After the Upgrade of a net48 WPF project to a net6 WPF project, the closing Tags of empty Tag-Pairs that were in the original csproj-file are moved to a new line. This leads to a not-loadable csproj-file, if the OutputPath-Tag was modified. Example: Prior to upgrade:

<PropertyGroup Condition="'$(Configuration)|$(Platform)'=='Debug|AnyCPU'">
    <OutputPath></OutputPath>
  </PropertyGroup>

After Upgrade:

<PropertyGroup Condition="'$(Configuration)|$(Platform)'=='Debug|AnyCPU'">
    <OutputPath>
    </OutputPath>
  </PropertyGroup>

This produces the error: [MSB4184] Der Ausdruck "[System.IO.Path]::Combine(******, \)" kann nicht ausgewertet werden. Illegales Zeichen im Pfad. C:\Program Files\Microsoft Visual Studio\2022\Preview\MSBuild\Current\Bin\Microsoft.Common.CurrentVersion.targets at (322:5)

(Path obfuscated)

To Reproduce

Exceptions (if any)

Further technical details

brandonh-msft commented 1 year ago

@sigma-schn this seems to be table-stakes for an XML parser & writer so I am surprised it is the cause of your failure. Can you provide a csproj (before conversion) which causes this behavior, by chance? We have migrated many csproj files and not seeing this cause a problem.

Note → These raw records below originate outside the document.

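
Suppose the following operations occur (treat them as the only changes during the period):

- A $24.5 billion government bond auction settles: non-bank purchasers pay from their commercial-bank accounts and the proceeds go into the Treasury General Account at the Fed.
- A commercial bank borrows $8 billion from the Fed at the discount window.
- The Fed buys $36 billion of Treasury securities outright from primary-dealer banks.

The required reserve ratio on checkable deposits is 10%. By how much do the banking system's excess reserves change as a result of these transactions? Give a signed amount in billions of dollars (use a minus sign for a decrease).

Government account inflow $24.5 billion: reserves −$24.5B, deposits −$24.5B.
Discount-window loan $8 billion: reserves +$8B, deposits 0.
OMO purchase (from banks) $36 billion: reserves +$36B, deposits 0.
Totals: Δreserves = +$19.5B, Δdeposits = −$24.5B.
Δrequired reserves = 10% × −$24.5B = −$2.45B.
Δexcess reserves = Δreserves − Δrequired = +$19.5B − (−$2.45B) = +$21.95 billion.

+$21.95 billion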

I wonder if the root of the issue is that OutputPath is present in the file yet being unused. If you remove it from the source file, what happens? Or is there a particular reason you need it present but empty?

c2dev commented 1 year ago

@brandonh-msft I can confirm that the error is caused by the OutputPath element in the csproj file being separated onto multiple lines. If you remove the line break the csproj file will load just fine in Visual Studio.

This was our project file before running the upgrade assistant:

<PropertyGroup>
    <TargetFramework>net48</TargetFramework>
    <OutputPath></OutputPath>
</PropertyGroup>

After running the upgrade assistant, our project file looked like this:

<PropertyGroup>
    <TargetFramework>netstandard20</TargetFramework>
    <OutputPath>
    </OutputPath>
</PropertyGroup>

In order to load the project in Visual Studio, I had to remove the line break. I whole heartedly agree, OutputPath doesn't need to be there since it is blank, but a lot of us have solutions with hundreds of projects that have this in there as empty by default.

Anyway, just confirmation that @sigma-schn is correct in his analysis of the issue.